Megan Neville: Years ago I was in a workshop taught by Solmaz Sharif, & she said, “Do your poems know that you will die?” That has stuck with me. It’s a definitive dividing line between poems that have stakes & poems that don’t.
Also, Lucie, your response makes me SO HAPPY bc I’m an English teacher, & I say “So what?” to my students more than any other phrase. Glad to know it’s not just dissipating out into the void!
Rita: WOW! SS is so brilliant, tysm, Megan, for sharing that. It’s so beautiful and brutal.

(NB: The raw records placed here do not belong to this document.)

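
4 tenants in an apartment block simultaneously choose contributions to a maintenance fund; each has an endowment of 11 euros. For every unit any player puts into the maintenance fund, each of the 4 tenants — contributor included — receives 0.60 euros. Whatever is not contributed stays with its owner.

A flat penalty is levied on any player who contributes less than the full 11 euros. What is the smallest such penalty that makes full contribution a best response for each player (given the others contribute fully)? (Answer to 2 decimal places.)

Given the others contribute fully, the best deviation is to contribute 0 (any partial contribution still incurs the fine and gives up units whose private return 0.60 is below 1).
Deviating from 11 to 0 saves 11 euros but forfeits the deviator's share of the drop in the maintenance fund: 0.60 × 11 = 6.60.
So the deviation gain is 11 − 6.60 = 4.40, and the fine must be at least 4.40 euros to wipe it out.

4.40 euros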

Avery Yoder-Wells: Oh this is so interesting!! I’ve been seeing those stakes notes [in our submissions queue] too. I always saw them on pieces that felt too…impersonal? The emotions never quite hit, for reasons that could be hard to explain.

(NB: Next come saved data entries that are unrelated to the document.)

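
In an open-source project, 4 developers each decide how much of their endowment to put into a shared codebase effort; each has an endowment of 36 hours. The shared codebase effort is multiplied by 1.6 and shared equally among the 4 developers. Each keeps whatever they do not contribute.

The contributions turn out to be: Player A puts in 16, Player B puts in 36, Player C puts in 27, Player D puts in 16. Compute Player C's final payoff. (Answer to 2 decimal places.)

47.00 hours

Total contributed: 16 + 36 + 27 + 16 = 95.
Each receives 1.6 × 95 / 4 = 38.00 from the shared codebase effort.
Player C keeps 36 − 27 = 9, so Player C's payoff is 9 + 38.00 = 47.00.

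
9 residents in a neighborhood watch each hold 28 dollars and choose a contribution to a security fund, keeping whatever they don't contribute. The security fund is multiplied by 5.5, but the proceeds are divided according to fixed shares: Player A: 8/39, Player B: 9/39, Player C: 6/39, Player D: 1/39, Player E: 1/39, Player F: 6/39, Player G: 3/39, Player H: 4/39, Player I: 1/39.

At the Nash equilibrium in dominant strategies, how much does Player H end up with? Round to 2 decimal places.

59.59 dollars

For player j, contributing a unit is worthwhile iff 5.5 × (j's share) ≥ 1, i.e. iff j's share is at least 0.1818.
The shares above 0.1818 belong to Player A and Player B, contributing 28 each; the remaining 7 contribute 0. Total contributed: 56.
Player H keeps 28 and receives 5.5 × 56 × 4/39 = 31.59 from the security fund, for a payoff of 59.59.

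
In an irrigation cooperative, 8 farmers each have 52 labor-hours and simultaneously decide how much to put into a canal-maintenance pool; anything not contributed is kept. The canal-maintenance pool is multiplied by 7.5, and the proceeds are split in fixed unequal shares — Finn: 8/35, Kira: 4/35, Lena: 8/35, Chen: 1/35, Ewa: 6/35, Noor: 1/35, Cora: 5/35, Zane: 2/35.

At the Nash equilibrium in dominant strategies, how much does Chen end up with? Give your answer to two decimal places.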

I know a fair bit about fiction’s stakes (if you choose one action, what are the consequences? if you don’t, what are the consequences?) so I think without realizing I applied that logic to the turn or shift of a poem? ’cause I often approach poems looking for some shift that makes me end in a different place than I started. So for me maybe “stakes” are about the potential energy for that eventual act of change. What does the poem want to do or be? What change is bristling inside of it? And why did it start at a distance from what it becomes in the end—what is it afraid of?
Rita: BRISTLE!!! If more profs could see what Avery knows, we would have such beautiful art.

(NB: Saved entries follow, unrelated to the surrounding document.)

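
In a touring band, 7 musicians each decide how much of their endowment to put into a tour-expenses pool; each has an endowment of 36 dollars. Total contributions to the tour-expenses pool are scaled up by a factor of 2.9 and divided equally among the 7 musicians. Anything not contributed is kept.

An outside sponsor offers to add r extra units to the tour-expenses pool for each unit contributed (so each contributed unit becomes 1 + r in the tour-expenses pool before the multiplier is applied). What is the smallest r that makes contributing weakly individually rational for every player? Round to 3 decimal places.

1.414

With matching at rate r, one contributed unit becomes (1 + r) in the tour-expenses pool and returns 2.9 × (1 + r) / 7 to the contributor.
Setting this equal to 1: 1 + r = 7/2.9 = 2.4138.
So the minimum matching rate is r = 2.4138 − 1 = 1.414.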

Nicole Byrne: Fully echoing the “so what?” here, as that’s what often jumps to my mind as well. Fearlessness is also something I associate with poems with high stakes. A comment I tend to write often is “feels like I’m being held at arm’s length,” which is basically my shorthand for I feel like this poem COULD have high/higher stakes, but that the writer/poem is afraid to face them at this time.
Daniel Garcia: Thanks for posing this question, Maureen; I’ve been thinking about it for hours!! Others have said this in ways better than I will, and this is a bit of a leap that I’ll do my best to neatly tie together, but a thing I come back to often when I’m thinking about stakes within poems is actually a concept within essays/creative nonfiction that I refer to as insight. I’m glossing over things, but basically, insight is the “what do I want to say about this thing/experience” factor; the moment of wisdom that’s been gleaned after reflecting on the thing/experience. Obviously, a poem doesn’t necessarily have to come away with a sense of wisdom or whatever, though I suppose many poems do such a thing (there’s so much overlap between poems and essays lol), but insight, imo, is tied to a discovery inside the work; an unveiling of sorts. The stakes are, I think, one of the things that help the reader get to the insight, to the thing a poem wants to say about itself.
Jennifer S. Cheng has a line I return to often: “We are, if anything, in tension.” And I don’t necessarily mean tension in the way we think of it (as in, say, narrative prose; material, concrete conflict), but the undercurrent that propels the piece forward, the electricity; the thing that keeps the lights on as the poem discusses/works through things. The occasion, you know? The “so what?” factor that was mentioned earlier, yes, but I think, at least for me, it’s the enticing thing, the thing which keeps drawing my eye back in again and again. Almost like the throughline but not quite. A loose kind of metaphysical transit in which language is the operative vehicle. This is getting too metaphorical, but maybe what I’m saying is, the stakes are where the possibility inside the work li[v]es, the upcoming forecast—cloudy with a chance of transformation.